EGM Statement
Midas Income & Growth Trust PLC
24 February 2006
NOT FOR RELEASE, PUBLICATION OR DISTRIBUTION IN OR INTO THE UNITED STATES,
AUSTRALIA, CANADA, THE REPUBLIC OF IRELAND OR JAPAN
24 February 2006
MIDAS INCOME & GROWTH TRUST PLC
(THE 'COMPANY')
RESULT OF EXTRAORDINARY GENERAL MEETING
AND ALLOTMENT OF C SHARES
Result of EGM
The Directors of the Company are pleased to announce that at the Extraordinary
General Meeting held today the resolution relating, inter alia, to the increase
in authorised share capital by the creation of C Shares, to authorise the
Directors to allot the C Shares pursuant to the Placing and Offer and to amend
the Articles of Association, was approved by Shareholders.
Result of Placing and Offer
Following the closing of the Placing and Offer, the Board is pleased to report
that approximately £26.2 million pounds after expenses has been raised from
existing and new investors. When added to the Company's net assets of
approximately £26.3 million this will achieve the Board's aim to double the size
of the Company to approximately £52.5 million.
Allotment of C Shares
18,738,177 C Shares have been allotted pursuant to the Placing and 8,037,950 C
Shares have been allotted pursuant to the Offer, giving an aggregate of
26,776,127 C Shares allotted pursuant to the Issue. Such allotment is
conditional on admission to the Official List and commencement of dealings in
the C Shares on the London Stock Exchange, which is expected to take place at
8.00 a.m. on Monday, 27 February 2006.
Settlement
CREST accounts are expected to be credited in respect of C Shares issued in
uncertificated form on 27 February 2006 and certificates in respect of C Shares
issued in certificated form are expected to be issued in the week commencing
Monday, 6 March 2006
Investment and Conversion
The net proceeds of the Issue and the investments made with them will be
accounted for and managed as a separate pool of assets until the later of 28
April 2006 and the date on which 80 per cent. of the net proceeds have been
invested.

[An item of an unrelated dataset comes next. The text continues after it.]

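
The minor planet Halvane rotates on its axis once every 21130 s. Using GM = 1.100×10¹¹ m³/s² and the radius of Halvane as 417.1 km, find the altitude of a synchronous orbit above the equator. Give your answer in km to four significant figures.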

The Directors expect that Conversion of the C Shares into New
Ordinary Shares will take place on or around 28 April 2006.
Copies of the resolution passed today have been submitted to the UK Listing
Authority and will shortly be available for inspection at the UK Listing
Authority's Document Viewing Facility, which is situated at:
Financial Services Authority
25 The North Colonnade
Canary Wharf
London E14 5HS
Tel: 020 7066 1000
Enquiries
Charles Mearns Aberdeen Asset Management PLC, Secretary 0131 313 6442
Alan Borrows Midas Capital Partners Limited, Manager 0151 906 2461
Richard Ramsay/ Intelli Corporate Finance Limited, Sponsor 020 7653 6300
Darren Willis
Notes
Words and expressions defined in the prospectus relating to the Company dated 27
January 2006 have the same meanings when used in this announcement unless the
context requires otherwise.
The C Shares will not be registered under the United States Securities Act 1933
or the relevant securities laws of any state of the United States, or under any
of the relevant securities laws of Canada, Japan, the Republic of South Africa,
or Australia, and, accordingly, the placing and offer for subscription will not
be made and the C Shares may not be offered, sold, resold, delivered or
transferred, directly or indirectly, in or into the United States, Australia,
Canada, Japan or the Republic of South Africa.
Intelli Corporate Finance Limited, which is authorised and regulated in the
United Kingdom by the Financial Services Authority, is acting for Midas Income &
Growth Trust PLC and for no one else in connection with the proposed placing and
offer for subscription and will not be responsible to anyone other than Midas
for providing the protections afforded to clients of Intelli Corporate Finance
Limited or for affording advice in relation to the placing and offer for
subscription and any related matters.